When a top TV writer turns to off-Broadway

After a decade, Chuck Ranberg watches his play come to life

What's the latest challenge for a writer who has enjoyed success penning comedic scripts for TV's award-winning "Frasier?" In Chuck Ranberg's case, he looked to the theater.

Mr. Ranberg's "End of the World Party," currently running off-Broadway, successfully manages to combine a heartfelt story with a torrent of laughs.

Although this is Ranberg's first play, his writing took him in another direction a decade ago. Together with his writing partner, Anne Flett, he landed a spot on the writing team for the TV series "Kate & Allie." The pair met while studying film and television at the University of California at Santa Cruz.

"We both had office jobs at Lorimar [Entertainment in Los Angeles]. I was in post-production, and Anne was in publicity. We wrote a 'spec' script for 'Kate & Allie' when the show was brand new, and a friend of ours, a writer at Lorimar who took us under his wing, offered to send it to [TV comedy writer] Bill Persky. And some months later, out of the blue, he called."

Being hired meant moving to New York, where the comedy was being produced, and Persky was in charge. Working with him "was miraculous," Ranberg says.

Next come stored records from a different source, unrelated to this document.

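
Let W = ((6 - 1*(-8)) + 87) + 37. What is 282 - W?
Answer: 144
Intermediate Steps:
W = 138 (W = ((6 + 8) + 87) + 37 = (14 + 87) + 37 = 101 + 37 = 138)
282 - W = 282 - 1*138 = 282 - 138 = 144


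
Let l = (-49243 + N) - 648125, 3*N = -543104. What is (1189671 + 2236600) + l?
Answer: 7643605/3 ≈ 2.5479e+6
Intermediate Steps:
N = -543104/3 (N = (⅓)*(-543104) = -543104/3 ≈ -1.8103e+5)
l = -2635208/3 (l = (-49243 - 543104/3) - 648125 = -690833/3 - 648125 = -2635208/3 ≈ -8.7840e+5)
(1189671 + 2236600) + l = (1189671 + 2236600) - 2635208/3 = 3426271 - 2635208/3 = 7643605/3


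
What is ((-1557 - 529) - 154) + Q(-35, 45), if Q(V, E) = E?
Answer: -2195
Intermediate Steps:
((-1557 - 529) - 154) + Q(-35, 45) = ((-1557 - 529) - 154) + 45 = (-2086 - 154) + 45 = -2240 + 45 = -2195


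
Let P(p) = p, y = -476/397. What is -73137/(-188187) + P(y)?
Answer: -20180541/24903413 ≈ -0.81035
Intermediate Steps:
y = -476/397 (y = -476*1/397 = -476/397 ≈ -1.1990)
-73137/(-188187) + P(y) = -73137/(-188187) - 476/397 = -73137*(-1/188187) - 476/397 = 24379/62729 - 476/397 = -20180541/24903413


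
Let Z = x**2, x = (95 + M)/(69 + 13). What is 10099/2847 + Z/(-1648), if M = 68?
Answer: 111832912105/31548039744 ≈ 3.5448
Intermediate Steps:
x = 163/82 (x = (95 + 68)/(69 + 13) = 163/82 ≈ 1.9878)
Z = 26569/6724 (Z = (163/82)**2 = 26569/6724 ≈ 3.9514)
10099/2847 + Z/(-1648) = 10099/2847 + (26569/6724)/(-1648) = 10099*(1/2847) + (26569/6724)*(-1/1648) = 10099/2847 - 26569/11081152 = 111832912105/31548039744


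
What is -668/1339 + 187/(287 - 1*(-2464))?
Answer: -1587275/3683589 ≈ -0.43090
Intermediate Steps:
-668/1339 + 187/(287 - 1*(-2464)) = -668*1/1339 + 187/(287 + 2464) = -668/1339 + 187/2751 = -1587275/3683589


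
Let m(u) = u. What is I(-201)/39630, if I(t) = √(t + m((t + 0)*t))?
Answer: √402/3963 ≈ 0.0050593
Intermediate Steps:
I(t) = √(t + t²) (I(t) = √(t + (t + 0)*t) = √(t + t*t) = √(t + t²))
I(-201)/39630 = √(-201*(1 - 201))/39630 = √(-201*(-200))*(1/39630) = √40200*(1/39630) = (10*√402)*(1/39630) = √402/3963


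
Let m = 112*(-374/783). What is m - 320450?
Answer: -250954238/783 ≈ -3.2050e+5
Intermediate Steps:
m = -41888/783 (m = 112*(-374*1/783) = 112*(-374/783) = -41888/783 ≈ -53.497)
m - 320450 = -41888/783 - 320450 = -250954238/783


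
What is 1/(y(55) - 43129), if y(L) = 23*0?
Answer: -1/43129 ≈ -2.3186e-5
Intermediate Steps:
y(L) = 0
1/(y(55) - 43129) = 1/(0 - 43129) = 1/(-43129) = -1/43129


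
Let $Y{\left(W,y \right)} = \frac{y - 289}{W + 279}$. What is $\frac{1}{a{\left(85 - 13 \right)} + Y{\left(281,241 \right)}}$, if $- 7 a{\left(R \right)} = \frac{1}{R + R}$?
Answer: $- \frac{5040}{437} \approx -11.533$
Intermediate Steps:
$Y{\left(W,y \right)} = \frac{-289 + y}{279 + W}$
$a{\left(R \right)} = - \frac{1}{14 R}$ ($a{\left(R \right)} = - \frac{1}{7 \left(R + R\right)} = - \frac{1}{7 \cdot 2 R} = - \frac{\frac{1}{2} \frac{1}{R}}{7} = - \frac{1}{14 R}$)
$\frac{1}{a{\left(85 - 13 \right)} + Y{\left(281,241 \right)}} = \frac{1}{- \frac{1}{14 \left(85 - 13\right)} + \frac{-289 + 241}{279 + 281}} = \frac{1}{- \frac{1}{14 \cdot 72} + \frac{1}{560} \left(-48\right)} = \frac{1}{\left(- \frac{1}{14}\right) \frac{1}{72} + \frac{1}{560} \left(-48\right)} = \frac{1}{- \frac{1}{1008} - \frac{3}{35}} = \frac{1}{- \frac{437}{5040}} = - \frac{5040}{437}$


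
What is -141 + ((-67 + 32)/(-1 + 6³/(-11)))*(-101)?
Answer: -70892/227 ≈ -312.30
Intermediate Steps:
-141 + ((-67 + 32)/(-1 + 6³/(-11)))*(-101) = -141 - 35/(-1 + 216*(-1/11))*(-101) = -141 - 35/(-1 - 216/11)*(-101) = -141 - 35/(-227/11)*(-101) = -141 - 35*(-11/227)*(-101) = -141 + (385/227)*(-101) = -141 - 38885/227 = -70892/227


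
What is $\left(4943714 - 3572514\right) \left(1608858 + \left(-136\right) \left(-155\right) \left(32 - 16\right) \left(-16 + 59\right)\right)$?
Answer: $22092634537600$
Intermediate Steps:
$\left(4943714 - 3572514\right) \left(1608858 + \left(-136\right) \left(-155\right) \left(32 - 16\right) \left(-16 + 59\right)\right) = 1371200 \left(1608858 + 21080 \cdot 16 \cdot 43\right) = 1371200 \left(1608858 + 21080 \cdot 688\right) = 1371200 \left(1608858 + 14503040\right) = 1371200 \cdot 16111898 = 22092634537600$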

Persky's television writing credentials include such comedy classics as "Your Show of Shows," "That Girl," and "The Dick Van Dyke Show."

After three seasons with "Kate & Allie," Ranberg and Flett returned to Los Angeles, and soon after, were part of another team that created a contemporary classic, NBC's "Frasier." That work yielded five Emmy Awards for the writers. Ranberg currently serves as a consultant on the CBS comedy series "Becker."

"I had given up ever seeing [my] play presented until Matthew Lombardo came along," Ranberg says. The theater director expressed interest in doing a version in Los Angeles, which led to subsequent productions in Los Angeles and Houston. Its current incarnation, at the 47th Street Theater, opened in early November.

The story traces a summer in the lives of five gay men who share a house on New York's Fire Island each year. "I started writing it around 1989," the writer says. "A lot of the feelings and emotions and events come from that time. And I've been tinkering with it over the years."

"The truth is, there are aspects of me in all these characters," Ranberg says. "We all went through a really crazy phase, he says, adding that "you outgrow it and realize that it's self-destructive."

Seeking out, and failing at, relationships is the common thread that weaves together the lives of the major characters in "End of the World Party." But however serious and touching the life stories in the play are, they are tempered with large doses of humor.

Ranberg's comedy-writing talents have matured over the years into one of the most acclaimed careers in contemporary television. He credits the brilliant ensemble that created the original "I Love Lucy" series in the early '50s, which included Bob Carroll, Madelyn Pugh, and Jess Oppenheimer, with "inventing the [situation comedy] form. It hasn't changed as much as you might think from what they did. However, today, writing staffs are huge by comparison. On a show like 'Frasier,' you'll typically have 10 or 12 writers."

He's learned how "a play is different. It was very freeing, creatively, not being restricted to the format of television, which is very strict. And it's a little more terrifying. If a TV show flops, a whole team of writers shares the blame. With a play, it's just you."

But the play hasn't flopped, and he hopes to adapt it into a film. He and Flett are also fielding a few development deals with Paramount Television for new series ideas. Relating what he has learned from the theater to the world of TV, he observes:

"It amazes me, after my experience with this play, that in television, where the stakes are so high, and so much money is devoted to it, that there isn't more time given to the development process, like in theater, where you might take a year to develop a script, and have some readings before you decide on a final cast."

Ranberg was part of the team that generated the failed sitcom "Encore! Encore!" which starred Nathan Lane and Joan Plowright on NBC a few seasons back. It's an example of a show that, he says, "had to go on the air even though it wasn't ready, because of all the deals that were in place. It was impossible, after a certain point, to say 'this isn't right, let's postpone.' Despite all best intentions, it just wasn't ready."

Asked if offers to write feature films have come along, based on the television success, he says, "a little bit. But generally not to write something original. Feature producers look to TV writers to do a 'pass-through' to add one-liners."

As for future theater projects, he concedes, "I'm not sure there will be [any]. The theater world moves so slowly. This one took such a long time to come together. I took the time to get it right because it's very personal to me. I might try another play if the right subject comes to me. But this really moved me, and I had to write about it."